遊園地の夜



 エルフは遠くを見つめた。
「彼女に、袖を引っ張られた気がしたんだ。でも、それは間違いだと思ったんだ。……でも、それも間違いだったんだ」
 あの時、帰る間際で彼女は迷子になった。ふとした隙に姿が見えなくなったのである。頭のいい彼女のことだからそんなはずはない、どこかで怪我でもしているのではないかと皆して話していた時、彼女は照れたように笑いながら走ってきたのである。どこか悲しそうにも見える笑顔は、きっと一人ではぐれて寂しかったのだろうという結論に落ち着いた。
 だが、今でもあの風景は忘れられない。
 彼女は泣きそうな顔で笑いながら、観覧車のある方から走ってきた──
「……そうだ」
 エルフはやっと答えに辿り着いたように、安堵の息と共に言葉を吐き出した。
「わたしは、あの観覧車の中を知らない」
 その瞬間、エルフを中心として強い風が遊園地中に吹き広がった。落ち葉だけでなく、木に残った葉さえももぎとって夜空へと舞い上がらせ、色鮮やかな吹雪を暗夜にひらめかせる。そうして無数の葉が地面へと舞い戻ろうとする中、その向こうに見えるものを認め、エルフは思わず立ち上がった。
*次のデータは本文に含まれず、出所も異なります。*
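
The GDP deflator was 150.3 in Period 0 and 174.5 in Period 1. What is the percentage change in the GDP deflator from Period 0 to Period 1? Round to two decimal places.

Change = (174.5 − 150.3) / 150.3 × 100
       = 24.2 / 150.3 × 100 = 16.1011%

16.10%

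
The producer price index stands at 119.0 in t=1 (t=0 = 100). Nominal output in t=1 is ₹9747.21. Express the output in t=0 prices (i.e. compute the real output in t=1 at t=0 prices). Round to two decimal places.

8190.93

Real = Nominal ÷ (Index/100) = 9747.21 ÷ (119.0/100)
     = 9747.21 ÷ 1.190 = 8190.9328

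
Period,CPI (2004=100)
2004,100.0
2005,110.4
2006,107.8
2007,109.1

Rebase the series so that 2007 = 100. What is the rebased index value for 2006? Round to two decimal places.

Rebased(2006) = 107.8 / 109.1 × 100 = 98.8084

98.81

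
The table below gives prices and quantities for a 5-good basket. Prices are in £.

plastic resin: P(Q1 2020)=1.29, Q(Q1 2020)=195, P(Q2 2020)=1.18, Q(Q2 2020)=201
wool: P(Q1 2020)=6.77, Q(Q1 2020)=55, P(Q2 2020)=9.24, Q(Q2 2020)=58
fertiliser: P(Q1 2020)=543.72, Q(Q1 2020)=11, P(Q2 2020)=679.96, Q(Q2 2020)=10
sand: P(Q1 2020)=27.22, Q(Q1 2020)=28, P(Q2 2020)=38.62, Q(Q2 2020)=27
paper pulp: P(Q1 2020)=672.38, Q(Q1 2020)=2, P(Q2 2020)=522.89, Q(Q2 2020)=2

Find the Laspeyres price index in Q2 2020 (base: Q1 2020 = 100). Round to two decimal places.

118.75

Laspeyres price index uses base-period quantities as weights.
ΣP(Q2 2020)·Q(Q1 2020) = 1.18×195 + 9.24×55 + 679.96×11 + 38.62×28 + 522.89×2 = 230.1 + 508.2 + 7479.56 + 1081.36 + 1045.78 = 10345
ΣP(Q1 2020)·Q(Q1 2020) = 1.29×195 + 6.77×55 + 543.72×11 + 27.22×28 + 672.38×2 = 251.55 + 372.35 + 5980.92 + 762.16 + 1344.76 = 8711.74
Index = 10345 / 8711.74 × 100 = 118.7478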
 この遊園地の色合いからすればいささか地味な、しかしよくある観覧車の形である。ゴンドラがグラデーションを描くように円を一周し、骨組みに沿うようにして白い電飾が輝いていた。
 「あの遊園地」の観覧車であった。
「……やあっと来たわね。これは見つからないわけだわ」
「時間ぎりぎりだ」
 エルフの時計は閉園時間まであと十数分というところまで時を刻んでいる。だが、観覧車が見える位置は、今から駆け足で赴いたとて閉園時間を過ぎてしまう所にあった。それはさんざんレリーに連れ回されたからわかることだった。
「だが、ここからでは」
「なに言ってんの。ここは夢なんだから」
 そう言いながらレリーはエルフを抱え上げた。
「あら、やっぱり枯れてるだけあって軽いわ」
「……あのなあ……」
「事実でしょ。まあいいわ、急ぐから先導よろしく」
「はいよ」
 ロートゥは溜め息交じりに応じ、力を溜めこむように身を低く屈めると、力強く地面を蹴った。途端、その小さな体が空へ向かって跳ね飛ぶ。
 唖然として見つめるエルフへ、レリーが笑った。
「なに驚いてんよ。夢なのよ、ここは。なんでもありなの」
「だが、わたしの夢だから君たちにも影響すると……」
「するわよ? でもあなたがこうしたいと思ったなら、わたしたちはそれに応えるだけの努力をしなきゃ。というわけで、うちのリーサルウェポンが火を噴くってわけ」
 レリーもロートゥのように身を屈め、彼と同じ軌跡を辿るように宙へ躍り出た。輝く電飾の海が瞬時に足下へと移動し、果てのない夢の遊園地は地平の彼方まで広がって夜空と口づけをする。